In a Financial Industry Regulatory Authority (“FINRA”) Arbitration Statement of Claim filed in October 2009, Claimant Wells Fargo sought repayment of $131,690.44 from its former employee Respondent William Coster. Claimant Wells Fargo alleged that Respondent Coster was required to repay the amount in dispute upon his termination, in accordance with the terms of his Retention Program Document (under which he was paid a 2009 Retention Award).  In the Matter Of the Arbitration Between Wells Fargo Advisors, LLC f/k/a Wachovia Securities, LLC,Claimant/Counter, Respondent, versus William Edward Livingston Coster, Respondent/Counter-Claimant (FINRA Arbitration 09-06020, March 7, 2011).

Constructively Discharged

Respondent Coster generally denied the allegations, filed a counter-claim seeking $825,000 in damages, and asserted various defenses. Pointedly, Respondent alleged that the circumstances of his termination fell within the ambit of the "Special Circumstances" provision of the Retention Program Document and, as such, exempted him from repayment. Further, Respondent asserted that he was constructively discharged by Claimant, and that such a situation entitled him to an off-set against the demanded repayment. 

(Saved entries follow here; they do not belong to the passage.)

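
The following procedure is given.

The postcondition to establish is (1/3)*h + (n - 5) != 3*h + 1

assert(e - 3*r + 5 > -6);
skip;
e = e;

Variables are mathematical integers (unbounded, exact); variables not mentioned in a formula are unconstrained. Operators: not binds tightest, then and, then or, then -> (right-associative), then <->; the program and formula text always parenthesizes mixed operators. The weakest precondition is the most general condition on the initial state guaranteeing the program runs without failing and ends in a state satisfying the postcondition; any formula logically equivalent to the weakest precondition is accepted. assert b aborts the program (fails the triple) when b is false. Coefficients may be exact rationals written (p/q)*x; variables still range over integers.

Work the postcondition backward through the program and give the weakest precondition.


Working backward. After the program, the postcondition (1/3)*h + (n - 5) != 3*h + 1 must hold; in canonical form it is n != (8/3)*h + 6.
Before e := e: n != (8/3)*h + 6
Before skip: n != (8/3)*h + 6
Before assert e - 3*r + 5 > -6: e > 3*r - 11 and n != (8/3)*h + 6
Answer: WP = e > 3*r - 11 and n != (8/3)*h + 6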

SIDE BAR: An allegation of "constructive discharge" essentially argues that an employee, who may have "resigned," should not be viewed as having voluntarily resigned but, in actuality, was forced to leave employment because of the acts of the employer (or because of the conduct/acts of third parties).  As such, the assertion is that the employee did not so much resigned but was essentially forced out of their job.  The legal impact of such an allegation is to seek treatment as a "fired" employee rather than one who "resigned."

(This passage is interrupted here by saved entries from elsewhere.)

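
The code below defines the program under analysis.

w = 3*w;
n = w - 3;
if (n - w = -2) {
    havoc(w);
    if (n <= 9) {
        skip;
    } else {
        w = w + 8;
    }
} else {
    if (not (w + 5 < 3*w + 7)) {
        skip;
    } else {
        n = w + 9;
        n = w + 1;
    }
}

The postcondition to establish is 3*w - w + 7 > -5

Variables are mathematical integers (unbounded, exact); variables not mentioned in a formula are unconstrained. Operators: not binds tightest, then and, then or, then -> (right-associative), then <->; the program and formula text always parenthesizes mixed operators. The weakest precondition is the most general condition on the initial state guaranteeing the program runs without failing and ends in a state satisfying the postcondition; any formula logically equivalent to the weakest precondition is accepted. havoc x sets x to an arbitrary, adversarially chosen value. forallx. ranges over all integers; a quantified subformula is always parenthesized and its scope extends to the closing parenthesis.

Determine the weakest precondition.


Working backward. After the program, the postcondition 3*w - w + 7 > -5 must hold; in canonical form it is 2*w > -12.
Then branch requires forall w_1. ((n <= 9 -> 2*w_1 > -12) and ((not (n <= 9)) -> 2*w_1 > -28)); else branch requires ((not (2*w > -2)) -> 2*w > -12) and (2*w > -2 -> 2*w > -12).
Before the if: (n = w - 2 -> (forall w_1. ((n <= 9 -> 2*w_1 > -12) and ((not (n <= 9)) -> 2*w_1 > -28)))) and ((not (n = w - 2)) -> (((not (2*w > -2)) -> 2*w > -12) and (2*w > -2 -> 2*w > -12)))
Before n := w - 3: ((not (2*w > -2)) -> 2*w > -12) and (2*w > -2 -> 2*w > -12)
Before w := 3*w: ((not (6*w > -2)) -> 6*w > -12) and (6*w > -2 -> 6*w > -12)
Answer: WP = ((not (6*w > -2)) -> 6*w > -12) and (6*w > -2 -> 6*w > -12)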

In explaining his theory as to why he was relieved or an obligation to repay the retention award, Respondent Coster alleged that Claimant Wells Fargo's policies relating to the commodities futures business drove several of his large clients away.  Respondent asserted that the net result of these policies would have eliminated approximately 90% of his revenue production. Claimant generally denied these allegations and asserted various defenses, including that Respondent was an at-will employee subjected to termination at the firm’s prerogative.

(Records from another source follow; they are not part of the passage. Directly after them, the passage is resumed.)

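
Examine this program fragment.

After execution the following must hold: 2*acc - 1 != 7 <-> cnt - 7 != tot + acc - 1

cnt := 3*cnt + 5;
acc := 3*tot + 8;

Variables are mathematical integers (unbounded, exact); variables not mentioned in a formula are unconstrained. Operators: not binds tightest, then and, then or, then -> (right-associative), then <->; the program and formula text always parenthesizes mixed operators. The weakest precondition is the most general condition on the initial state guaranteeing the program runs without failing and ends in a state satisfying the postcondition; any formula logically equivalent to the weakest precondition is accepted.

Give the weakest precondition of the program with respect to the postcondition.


Working backward. After the program, the postcondition 2*acc - 1 != 7 <-> cnt - 7 != tot + acc - 1 must hold; in canonical form it is 2*acc != 8 <-> cnt != acc + tot + 6.
Before acc := 3*tot + 8: 6*tot != -8 <-> cnt != 4*tot + 14
Before cnt := 3*cnt + 5: 6*tot != -8 <-> 3*cnt != 4*tot + 9
Answer: WP = 6*tot != -8 <-> 3*cnt != 4*tot + 9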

FINRA Arbitration Panel Decides

The FINRA Arbitration Panel denied and dismissed with prejudice all of Claimant Wells Fargo Advisors, LLC f/k/a Wachovia Securities, LLC's claims

But, hold on -- there's more.

The FINRA Panel found Claimant Wells Fargo Advisors, LLC f/k/a Wachovia Securities. LLC, liable for and ordered the firm to pay to Claimant Coster

  • $441,317.38 in compensatory damages on Respondent's Counterclaim;
  • $5,739.59 in costs on Respondent's Counterclaim;
  • $375.00 as reimbursement for the non-refundable portion of Respondent's Filing Fee retained by FINRA;
  • $96,232.50 in attomeys' fees on Respondent's Counterclaim pursuant to Texas law; and
  • $3,650.00 in contingency fees in the event Claimant moves to vacate the Award and loses the motion to vacate.
Bill Singer's Comment: Yet another in a growing number of cases in which you truly have to scratch your head and wonder what the former employer brokerage firm was thinking when it brouught this case. One assumes that before such cases are brought, that there is a rigorous internal vetting as to the prospects for success on the merits of the claims and that all reasonable settlement offers were exhausted. Frankly, I'm getting a sense that in certain General Counsel's offices and at some outside counsel there is a recent tendency to hang tough and send a message. That's all well and fine until you lose a case such as this -- and it becomse transformed into the hot topic at the water coolers around which many disgruntled employees assemble. Clearly, there was a massive miscalculation by Claimant in determining the strength of its case and the weakness of Respondent's.